3. Il ressort des pièces du dossier que, saisi par le conseil départemental du Rhône de l'ordre des médecins d'une demande de mise en œuvre, à l'encontre de Mme A B, des dispositions relatives à la suspension temporaire d'un praticien pour insuffisance professionnelle, citées au point 2, le conseil régional Auvergne-Rhône-Alpes de l'ordre, n'ayant pas statué dans le délai de deux mois imparti par ces dispositions, a renvoyé l'affaire au Conseil national de l'ordre. Le 14 mai 2024, le Conseil national de l'ordre des médecins, siégeant dans la formation restreinte prévue au II de l'article L. 4124-11 du code de la santé publique cité au point 2 ci-dessus et au paragraphe 5.1 du titre IV du règlement intérieur de l'ordre des médecins, au vu de la nouvelle expertise, réalisée le 5 mars 2024, décidée par la formation restreinte le 20 juillet 2022 en complément de la première expertise réalisée le 31 mai 2022, après avoir relevé les insuffisances constatées par les experts, a décidé de suspendre Mme B du droit d'exercer pour une durée de dix-huit mois, et subordonné la reprise de son exercice à ce qu'elle justifie s'être conformée aux obligations de formation définies par la même décision. Mme B a saisi le Conseil d'Etat d'un recours tendant à l'annulation, pour excès de pouvoir, de cette décision, ainsi que d'une requête tendant, sur le fondement de l'article L. 521-1 du code de justice administrative, à la suspension de son exécution. Par une autre requête, sur laquelle statue la présente décision, Mme B demande également au juge des référés du Conseil d'Etat, statuant sur le fondement des dispositions de l'article L. 521-2 du code de justice administrative, citées au point 1, de suspendre l'exécution de la même décision.

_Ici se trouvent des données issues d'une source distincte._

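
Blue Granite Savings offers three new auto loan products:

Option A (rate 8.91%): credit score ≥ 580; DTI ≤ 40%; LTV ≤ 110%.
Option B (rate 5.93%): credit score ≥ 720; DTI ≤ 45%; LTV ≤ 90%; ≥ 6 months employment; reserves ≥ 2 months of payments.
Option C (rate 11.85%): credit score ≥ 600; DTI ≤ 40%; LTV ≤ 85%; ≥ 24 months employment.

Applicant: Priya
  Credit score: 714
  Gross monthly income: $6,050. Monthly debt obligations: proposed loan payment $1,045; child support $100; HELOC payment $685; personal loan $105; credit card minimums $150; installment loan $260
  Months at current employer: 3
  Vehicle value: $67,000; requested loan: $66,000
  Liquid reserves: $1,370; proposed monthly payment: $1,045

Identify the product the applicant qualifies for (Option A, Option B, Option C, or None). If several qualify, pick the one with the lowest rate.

Total debts = (1,045 + 100 + 685 + 105 + 150 + 260) = 2,345; DTI = 2,345/6,050 = 38.8%.
LTV = 66,000/67,000 = 98.5%.
Reserves = 1,370/1,045 = 1.3 months.
Option A: score 714 ≥ 580; DTI 38.8% ≤ 40%; LTV 98.5% ≤ 110% → qualifies.
Option B: score 714 < 720; DTI 38.8% ≤ 45%; LTV 98.5% > 90%; employment 3 < 6 mo; reserves 1.3 < 2 mo → does not qualify.
Option C: score 714 ≥ 600; DTI 38.8% ≤ 40%; LTV 98.5% > 85%; employment 3 < 24 mo → does not qualify.

Option A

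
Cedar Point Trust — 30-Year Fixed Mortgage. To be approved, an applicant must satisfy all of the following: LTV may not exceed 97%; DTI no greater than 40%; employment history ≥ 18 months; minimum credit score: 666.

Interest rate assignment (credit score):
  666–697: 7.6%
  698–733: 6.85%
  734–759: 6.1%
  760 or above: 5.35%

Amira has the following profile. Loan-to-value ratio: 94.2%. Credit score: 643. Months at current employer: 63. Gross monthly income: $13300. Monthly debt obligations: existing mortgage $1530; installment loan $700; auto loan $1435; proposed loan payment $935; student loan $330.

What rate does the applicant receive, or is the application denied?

Credit score 643 < 666 (below minimum)
Employment 63 ≥ 18 months
LTV 94.2% ≤ 97%
Total monthly debts = (1,530 + 700 + 1,435 + 935 + 330) = 4,930. Debt-to-income = 4,930/13,300 = 37.1% — meets 40% limit
Not all requirements met → denied.

Denied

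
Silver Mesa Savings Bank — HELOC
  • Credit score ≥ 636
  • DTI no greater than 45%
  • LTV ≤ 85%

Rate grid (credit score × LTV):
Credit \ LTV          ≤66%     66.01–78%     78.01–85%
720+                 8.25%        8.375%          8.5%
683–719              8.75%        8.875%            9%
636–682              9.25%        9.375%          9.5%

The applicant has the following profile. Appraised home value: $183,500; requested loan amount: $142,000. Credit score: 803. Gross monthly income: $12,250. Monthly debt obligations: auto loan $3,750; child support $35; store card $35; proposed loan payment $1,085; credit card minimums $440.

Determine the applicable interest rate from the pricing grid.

Credit score 803 ≥ 636; Total monthly debts = (3,750 + 35 + 35 + 1,085 + 440) = 5,345. DTI = 5,345/12,250 = 43.6% ≤ 45%
LTV = 142,000/183,500 = 77.4% ≤ 85%
Score 803 is in the 720+ band; LTV 77.4% is in the 66.01–78% band → 8.375%.

8.375%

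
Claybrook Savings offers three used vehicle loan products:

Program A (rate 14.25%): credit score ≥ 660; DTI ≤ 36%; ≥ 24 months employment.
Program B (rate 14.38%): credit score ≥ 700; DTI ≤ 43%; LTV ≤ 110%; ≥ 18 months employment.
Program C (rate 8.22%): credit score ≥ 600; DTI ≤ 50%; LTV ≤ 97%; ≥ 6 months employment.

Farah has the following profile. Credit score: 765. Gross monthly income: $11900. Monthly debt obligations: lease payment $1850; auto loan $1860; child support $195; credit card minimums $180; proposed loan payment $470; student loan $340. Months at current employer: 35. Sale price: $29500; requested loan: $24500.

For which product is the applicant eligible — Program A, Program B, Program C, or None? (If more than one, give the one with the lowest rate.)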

4. En vue d'établir que la décision du Conseil national de l'ordre des médecins porte à sa liberté d'exercer sa profession une atteinte grave et manifestement illégale, Mme B soutient, en premier lieu, qu'il n'est établi ni que le Conseil national de l'ordre des médecins aurait délégué à sa formation restreinte ses pouvoirs en matière de suspension temporaire d'un praticien pour insuffisance professionnelle, ni qu'une telle délégation aurait été publiée ; en deuxième lieu, que cette décision ne serait pas suffisamment motivée ; en troisième lieu, qu'elle serait entachée d'une erreur de fait, dès lors que contrairement à ce qui y est énoncé, les experts n'auraient pas indiqué qu'elle reconnaissait ses insuffisances professionnelles, mais seulement ses insuffisances ; en quatrième lieu, qu'elle reposerait sur une " erreur manifeste d'appréciation ", dès lors qu'aucun élément du dossier ne permettrait de caractériser une insuffisance professionnelle ; en cinquième lieu, qu'elle procèderait d'une erreur de droit, faute de rechercher si sa pratique professionnelle présente un caractère dangereux ; en dernier lieu, qu'elle serait " manifestement disproportionnée ", eu égard, d'une part, à l'étendue de la mesure d'interdiction prononcée et, d'autre part, à l'obligation de formation à laquelle est subordonnée la reprise de son activité professionnelle.

5. Il apparaît manifeste, dans les circonstances de l'espèce, que ces moyens ne sont pas de nature à caractériser une atteinte manifestement illégale à la liberté de Mme B d'exercer sa profession. Il s'ensuit que sa requête doit être rejetée, y compris ses conclusions présentées sur le fondement de l'article L. 761-1 du code de justice administrative, selon la procédure prévue par l'article L. 522-3 du code de justice administrative.

O R D O N N E :

------------------

Article 1er : La requête de Mme B est rejetée.

Article 2 : La présente ordonnance sera notifiée à Mme A B.

Copie en sera adressée au Conseil national de l'ordre des médecins.